A farmer in Cameroon


Agribusiness and commodity traders are thin on the ground at this week’s FAO conference in Rome on Forests for Food Security and Nutrition. Despite its title, this event is of little interest to Big Food. After all, this conference is about feeding people – especially poor people in rural communities – not about feeding global commodity markets.

Sponsored by agriculture and development agencies, this conference – if it was "selling" anything at all - was "selling" biodiversity by sharing knowledge.

Agricultural biodiversity entails growing a variety of plants on a smallholding or farm instead of a large expanse of a single plant in monocultures of maize or soybean or plantations of oil palms. Biodiversity can not only provide food and a nutritious varied diet, but also fodder and ecosystem services like pest control by encouraging beneficial predators and fertilization by planting legumes and fertilizer trees.

Biodiversity is also the basis and the result, of a good forest conservation policy.
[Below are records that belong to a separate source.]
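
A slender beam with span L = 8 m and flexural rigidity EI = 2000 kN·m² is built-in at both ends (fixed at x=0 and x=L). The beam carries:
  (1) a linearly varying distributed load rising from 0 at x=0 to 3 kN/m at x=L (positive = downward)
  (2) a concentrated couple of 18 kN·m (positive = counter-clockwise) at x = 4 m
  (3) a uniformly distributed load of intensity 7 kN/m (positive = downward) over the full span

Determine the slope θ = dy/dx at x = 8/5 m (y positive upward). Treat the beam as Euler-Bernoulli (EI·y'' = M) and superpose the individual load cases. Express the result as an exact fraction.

Load 1 — triangular load w₀=3 kN/m (0→w₀ over full span):
  θ_1 = -w₀(2x(L-x)(L-2x)(x+2L)+x²(L-x)²)/(120LEI) = -3·(2·(8/5)·(8-(8/5))·(8-2·(8/5))·((8/5)+2·8)+(8/5)²·(8-(8/5))²)/(120·8·2000) = -224/78125 rad
Load 2 — applied couple M₀=18 kN·m at a=4 m (b=L-a=4):
  θ_2 = (R_Ax²/2 - M_Ax)/EI  [x≤a] with R_A=27/8, M_A=9/2 = ((27/8)·(8/5)²/2 - (9/2)·(8/5))/2000 = -9/6250 rad
Load 3 — uniform load w=7 kN/m over full span:
  θ_3 = -wx(L-x)(L-2x)/(12EI) = -7·(8/5)·(8-(8/5))·(8-2·(8/5))/(12·2000) = -224/15625 rad
Superposition: θ = Σ θ_i = -2913/156250 rad ≈ -0.018643 rad

θ(8/5) = -2913/156250 rad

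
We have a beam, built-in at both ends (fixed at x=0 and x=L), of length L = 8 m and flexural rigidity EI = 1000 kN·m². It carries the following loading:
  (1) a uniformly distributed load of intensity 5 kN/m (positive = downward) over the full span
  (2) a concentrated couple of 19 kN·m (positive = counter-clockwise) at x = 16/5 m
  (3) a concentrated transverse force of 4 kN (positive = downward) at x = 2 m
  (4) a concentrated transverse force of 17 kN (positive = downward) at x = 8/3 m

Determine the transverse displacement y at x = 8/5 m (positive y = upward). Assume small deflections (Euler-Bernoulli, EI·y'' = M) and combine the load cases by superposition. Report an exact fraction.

Load 1 — uniform load w=5 kN/m over full span:
  y_1 = -wx²(L-x)²/(24EI) = -5·(8/5)²·(8-(8/5))²/(24·1000) = -1024/46875 m
Load 2 — applied couple M₀=19 kN·m at a=16/5 m (b=L-a=24/5):
  y_2 = (R_Ax³/6 - M_Ax²/2)/EI  [x≤a] with R_A=171/50, M_A=57/25 = ((171/50)·(8/5)³/6 - (57/25)·(8/5)²/2)/1000 = -228/390625 m
Load 3 — point force P=4 kN at a=2 m (b=L-a=6):
  y_3 = -Pb²x²(3aL-(3a+b)x)/(6L³EI)  [x≤a] = -4·6²·(8/5)²·(3·2·8-(3·2+6)·(8/5))/(6·8³·1000) = -54/15625 m
Load 4 — point force P=17 kN at a=8/3 m (b=L-a=16/3):
  y_4 = -Pb²x²(3aL-(3a+b)x)/(6L³EI)  [x≤a] = -17·(16/3)²·(8/5)²·(3·(8/3)·8-(3·(8/3)+(16/3))·(8/5))/(6·8³·1000) = -4352/253125 m
Superposition: y = Σ y_i = -1363018/31640625 m ≈ -0.043078 m

y(8/5) = -1363018/31640625 m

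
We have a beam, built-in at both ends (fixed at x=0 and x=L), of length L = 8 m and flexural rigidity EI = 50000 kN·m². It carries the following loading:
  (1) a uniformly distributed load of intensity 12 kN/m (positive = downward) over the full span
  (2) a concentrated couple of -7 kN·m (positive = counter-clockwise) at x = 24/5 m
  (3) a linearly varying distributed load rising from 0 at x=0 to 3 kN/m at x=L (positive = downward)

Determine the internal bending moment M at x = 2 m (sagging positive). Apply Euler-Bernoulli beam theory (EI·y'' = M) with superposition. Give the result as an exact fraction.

Load 1 — uniform load w=12 kN/m over full span:
  M_1 = wLx/2 - wL²/12 - wx²/2 = 12·8·2/2 - 12·8²/12 - 12·2²/2 = 8 kN·m
Load 2 — applied couple M₀=-7 kN·m at a=24/5 m (b=L-a=16/5):
  M_2 = R_Ax - M_A  [x≤a] with R_A=-63/50, M_A=-56/25 = (-63/50)·2 - (-56/25) = -7/25 kN·m
Load 3 — triangular load w₀=3 kN/m (0→w₀ over full span):
  M_3 = 3w₀Lx/20 - w₀L²/30 - w₀x³/(6L) = 3·3·8·2/20 - 3·8²/30 - 3·2³/(6·8) = 3/10 kN·m
Superposition: M = Σ M_i = 401/50 kN·m ≈ 8.020000 kN·m

M(2) = 401/50 kN·m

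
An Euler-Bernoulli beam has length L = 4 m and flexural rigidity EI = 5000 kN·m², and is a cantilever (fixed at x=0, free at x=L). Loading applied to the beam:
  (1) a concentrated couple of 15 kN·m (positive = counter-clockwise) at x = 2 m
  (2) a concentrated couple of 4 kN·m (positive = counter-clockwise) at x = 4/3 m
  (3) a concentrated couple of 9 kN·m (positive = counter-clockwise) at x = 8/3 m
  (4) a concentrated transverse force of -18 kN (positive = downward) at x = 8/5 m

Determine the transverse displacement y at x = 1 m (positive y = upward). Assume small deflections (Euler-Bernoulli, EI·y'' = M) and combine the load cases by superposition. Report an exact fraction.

Load 1 — applied couple M₀=15 kN·m at a=2 m (b=L-a=2):
  y_1 = M₀x²/(2EI)  [x≤a] = 15·1²/(2·5000) = 3/2000 m
Load 2 — applied couple M₀=4 kN·m at a=4/3 m (b=L-a=8/3):
  y_2 = M₀x²/(2EI)  [x≤a] = 4·1²/(2·5000) = 1/2500 m
Load 3 — applied couple M₀=9 kN·m at a=8/3 m (b=L-a=4/3):
  y_3 = M₀x²/(2EI)  [x≤a] = 9·1²/(2·5000) = 9/10000 m
Load 4 — point force P=-18 kN at a=8/5 m (b=L-a=12/5):
  y_4 = -Px²(3a-x)/(6EI)  [x≤a] = -(-18)·1²·(3·(8/5)-1)/(6·5000) = 57/25000 m
Superposition: y = Σ y_i = 127/25000 m ≈ 0.005080 m

y(1) = 127/25000 m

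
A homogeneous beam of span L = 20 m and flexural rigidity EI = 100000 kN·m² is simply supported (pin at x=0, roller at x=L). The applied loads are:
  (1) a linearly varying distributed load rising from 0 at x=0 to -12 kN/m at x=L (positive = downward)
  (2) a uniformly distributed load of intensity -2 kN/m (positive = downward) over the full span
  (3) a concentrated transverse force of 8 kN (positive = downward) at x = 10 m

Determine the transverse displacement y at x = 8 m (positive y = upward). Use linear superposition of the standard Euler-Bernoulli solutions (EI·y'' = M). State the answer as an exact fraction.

y(8) = 33734/234375 m

Load 1 — triangular load w₀=-12 kN/m (0→w₀ over full span):
  y_1 = -w₀x(7L⁴-10L²x²+3x⁴)/(360LEI) = -(-12)·8·(7·20⁴-10·20²·8²+3·8⁴)/(360·20·100000) = 9128/78125 m
Load 2 — uniform load w=-2 kN/m over full span:
  y_2 = -wx(L³-2Lx²+x³)/(24EI) = -(-2)·8·(20³-2·20·8²+8³)/(24·100000) = 124/3125 m
Load 3 — point force P=8 kN at a=10 m (b=L-a=10):
  y_3 = -Pbx(L²-b²-x²)/(6LEI)  [x≤a] = -8·10·8·(20²-10²-8²)/(6·20·100000) = -118/9375 m
Superposition: y = Σ y_i = 33734/234375 m ≈ 0.143932 m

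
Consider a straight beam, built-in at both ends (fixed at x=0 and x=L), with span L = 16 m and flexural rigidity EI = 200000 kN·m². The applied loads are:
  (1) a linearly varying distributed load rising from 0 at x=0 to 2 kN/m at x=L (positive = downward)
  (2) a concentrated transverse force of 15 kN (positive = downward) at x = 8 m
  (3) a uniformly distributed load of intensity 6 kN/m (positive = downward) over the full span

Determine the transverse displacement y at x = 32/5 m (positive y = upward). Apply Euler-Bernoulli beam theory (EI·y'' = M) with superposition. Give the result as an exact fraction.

y(32/5) = -337264/48828125 m

Load 1 — triangular load w₀=2 kN/m (0→w₀ over full span):
  y_1 = -w₀x²(L-x)²(x+2L)/(120LEI) = -2·(32/5)²·(16-(32/5))²·((32/5)+2·16)/(120·16·200000) = -36864/48828125 m
Load 2 — point force P=15 kN at a=8 m (b=L-a=8):
  y_2 = -Pb²x²(3aL-(3a+b)x)/(6L³EI)  [x≤a] = -15·8²·(32/5)²·(3·8·16-(3·8+8)·(32/5))/(6·16³·200000) = -112/78125 m
Load 3 — uniform load w=6 kN/m over full span:
  y_3 = -wx²(L-x)²/(24EI) = -6·(32/5)²·(16-(32/5))²/(24·200000) = -9216/1953125 m
Superposition: y = Σ y_i = -337264/48828125 m ≈ -0.006907 m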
A common misconception is that sound agricultural policies cannot go hand in hand with the protection of forested areas.

A smallholder rotating cereals and vegetables, growing coffee under a canopy of fruit or cocoa trees or oil palms will contribute to their household’s food security and nutrition by hedging their bets – if one crop fails, others can fill the gap and provide the family with a varied diet. Furthermore forest canopies continue to be protected and important corridors maintained for wildlife.

Any surplus fruit or cash crops of coffee and cocoa can supplement the family income. By relying on biodiversity to deter pest infestations and provide fertilisation, the smallholder reduces reliance on external inputs, like expensive chemical fertilisers and pesticides, which in turn prevents the pollution of soil and water and even improves the household balance sheet.

Farmer in DRC

Ecological farming relies on agro-biodiversity by working with nature. In contrast, uncontrolled industrial agriculture threatens to suppress biodiversity by promoting an agricultural model that relies on monocultures of plants like GE cereals or plantations of oil palm or cocoa, to the exclusion of any other plant.

The lack of biodiversity increases the vulnerability of the monoculture to pest infestations, that industrial agriculture usually "solves" by selling toxic chemical pesticides, which often kill organisms indiscriminately, including beneficial insects like pest predators and pollinators such as bees.

This is why you will not find many corporate interests represented at this FAO conference. There’s no money to be made selling knowledge about agro-biodiversity to poor smallholder farmers. Indeed, there would be money lost for agribusiness with the wide-scale adoption of ecological farming.

By following a strategy of "Zero deforestation" countries that are home to large forested areas can ensure food sovereignty for their people by making the most of their natural resources without putting them at risk.

If smallholders are growing a variety of plants that provide a varied diet, they won’t be suffering from nutrient deficiency. This will sap demand for one of the latest technology fixes being developed by Big Food to make more money from our broken food system - biofortification.  Whether it is Golden Rice to "solve" the vitamin A deficiency in Asia or Golden Sorghum to "solve" the vitamin A, zinc and iron deficiencies in Africa.

It would also provide a raison d’etre for releasing GMOs into the environment. There will be no market for these false solutions if smallholders embrace agro-biodiversity. As one Asian blogger put it: "the best solution to tackle Vitamin A Deficiency already exists and it’s called vegetables."